Over time, the meaning of the word 'Xerox' changed. More specifically, it gained a new meaning. For a long time, Xerox only referred to a company named in 1961. Some time in the late 60s, it started to be used as a verb, and as I was growing up in the 70s and 80s, the word 'Xerox' was overwhelmingly used in its verb form.

Our society decided as a whole that it was ok for the noun Xerox to be used a verb. That's a normal and natural part of language development.

As others have noted, management doesn't care whether the serverless thing you want to use is running on servers or not. They care that they don't have to maintain servers themselves. CapEx vs OpEx and all that.

I agree that there could be some small hazard with the idea that, if I run my important thing in a 'serverless' fashion, then I don't have to associate all of the problems/challenges/concerns I have with 'servers' to my important thing.

It's an abstraction, and all abstractions are leaky.

If we're lucky, this abstraction will, on average, leak very little.

Diederich commented on Police-Induced Confessions, 2.0: Risk Factors and Recommendations   psycnet.apa.org/fulltext/... · Posted by u/amadeuspagel
ziddoap · 9 months ago
One of the classic videos on the subject by Law Professor (and former criminal defense attorney) James Duane, accompanied by a police officer that concurs:

https://www.youtube.com/watch?v=d-7o9xYp7eE

And accompanying paper:

https://papers.ssrn.com/sol3/papers.cfm?abstract_id=1998119

Diederich · 9 months ago
I watch this video at least once a year, and make my immediate family do the same.

Everyone in the United States should watch this video, or something similar, on a regular schedule.

As great as the first part is, I actually think the second part, with officer George Bruch, is even more important.

It's not as smooth, it's not flashy. Officer Bruch comes across as just a regular guy who wants to help you.

I've long viewed the world primarily through the lens of incentives and motivations. When officer Bruch is talking to you in a little room, you just want to tell your story, get it off your chest, and he makes it very, very easy to do that.

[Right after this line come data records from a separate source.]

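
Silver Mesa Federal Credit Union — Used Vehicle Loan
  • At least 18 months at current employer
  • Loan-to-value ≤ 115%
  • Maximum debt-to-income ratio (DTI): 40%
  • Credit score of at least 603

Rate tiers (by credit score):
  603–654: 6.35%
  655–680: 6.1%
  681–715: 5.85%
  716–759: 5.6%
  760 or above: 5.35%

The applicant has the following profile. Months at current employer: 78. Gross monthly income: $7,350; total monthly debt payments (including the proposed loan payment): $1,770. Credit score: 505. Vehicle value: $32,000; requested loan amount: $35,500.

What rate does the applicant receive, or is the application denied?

Credit score 505 < 603 (below minimum)
Loan-to-value = 35,500/32,000 = 110.9% — pass (115% max)
DTI = 1,770/7,350 = 24.1% ≤ 40%
Employment 78 ≥ 18 months
Not all requirements met → denied.

Denied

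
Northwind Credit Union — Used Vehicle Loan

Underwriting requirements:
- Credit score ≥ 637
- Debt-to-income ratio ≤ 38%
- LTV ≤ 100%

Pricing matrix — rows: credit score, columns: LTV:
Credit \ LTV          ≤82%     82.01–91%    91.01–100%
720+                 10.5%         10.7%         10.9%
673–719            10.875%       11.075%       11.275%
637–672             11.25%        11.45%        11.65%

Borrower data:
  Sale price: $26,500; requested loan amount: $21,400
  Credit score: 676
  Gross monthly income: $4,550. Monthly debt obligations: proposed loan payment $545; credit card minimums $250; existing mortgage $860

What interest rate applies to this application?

10.875%

Credit score 676 ≥ 637; Total monthly debts = (545 + 250 + 860) = 1,655. DTI: 1,655 ÷ 4,550 = 36.4%, within the 38% cap
LTV = 21,400/26,500 = 80.8% ≤ 100%
Credit 676 → row 673–719; LTV 80.8% → column ≤82%. Grid cell → 10.875%.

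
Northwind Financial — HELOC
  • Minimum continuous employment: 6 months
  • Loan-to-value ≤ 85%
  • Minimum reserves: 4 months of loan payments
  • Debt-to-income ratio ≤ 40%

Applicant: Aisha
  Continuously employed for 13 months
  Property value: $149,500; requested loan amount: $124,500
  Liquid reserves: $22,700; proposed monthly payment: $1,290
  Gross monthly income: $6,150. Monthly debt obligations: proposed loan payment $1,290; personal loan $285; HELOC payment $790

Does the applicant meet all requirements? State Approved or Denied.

Approved

Employment 13 ≥ 6 months
LTV = 124,500/149,500 = 83.3% ≤ 85%
Liquid reserves cover 22,700/1,290 = 17.6 months — ≥ 4 required
Total monthly debts = (1,290 + 285 + 790) = 2,365. DTI = 2,365/6,150 = 38.5% ≤ 40%
All criteria satisfied.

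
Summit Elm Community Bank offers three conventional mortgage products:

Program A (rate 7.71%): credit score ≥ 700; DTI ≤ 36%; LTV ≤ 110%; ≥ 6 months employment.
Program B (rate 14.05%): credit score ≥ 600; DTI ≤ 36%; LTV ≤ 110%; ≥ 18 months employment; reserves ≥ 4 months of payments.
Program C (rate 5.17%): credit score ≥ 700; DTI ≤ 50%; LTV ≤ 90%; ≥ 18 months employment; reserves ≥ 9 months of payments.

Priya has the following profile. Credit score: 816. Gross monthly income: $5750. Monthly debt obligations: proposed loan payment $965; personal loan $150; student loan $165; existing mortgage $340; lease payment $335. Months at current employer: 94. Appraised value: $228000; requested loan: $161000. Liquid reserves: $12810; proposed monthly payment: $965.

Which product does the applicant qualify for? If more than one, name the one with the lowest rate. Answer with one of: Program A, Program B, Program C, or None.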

In fact, if the roles of these two guys were reversed, and professor Duane, with his slick and fun personality, was interviewing you, you'd likely trust him less.

Even though it feels like it, officer Bruch is not your friend. He's not on your side. It doesn't feel like it, but his incentives and motivations are mostly in conflict with yours, whether you are guilty or innocent.

Diederich commented on The Prehistoric Psychopath   worksinprogress.co/issue/... · Posted by u/Petiver
krunck · 9 months ago
>It is not that we have an unusual proclivity for aggressive violence. On the contrary, most other species are far more aggressive than humans. Chimpanzees, for example, are over 150 times more likely to initiate violence against each other than we are. Rather, our species is characterized by low rates of aggression and conflict but extremely high lethality rates when conflict does arise.

I would argue that increased legality IS increased aggression. A person can whack me with a stick or they can shoot me in the head. One is a more aggressive act than the other.

Diederich · 9 months ago
I think you mean legality -> lethality? That had me stumped for a moment!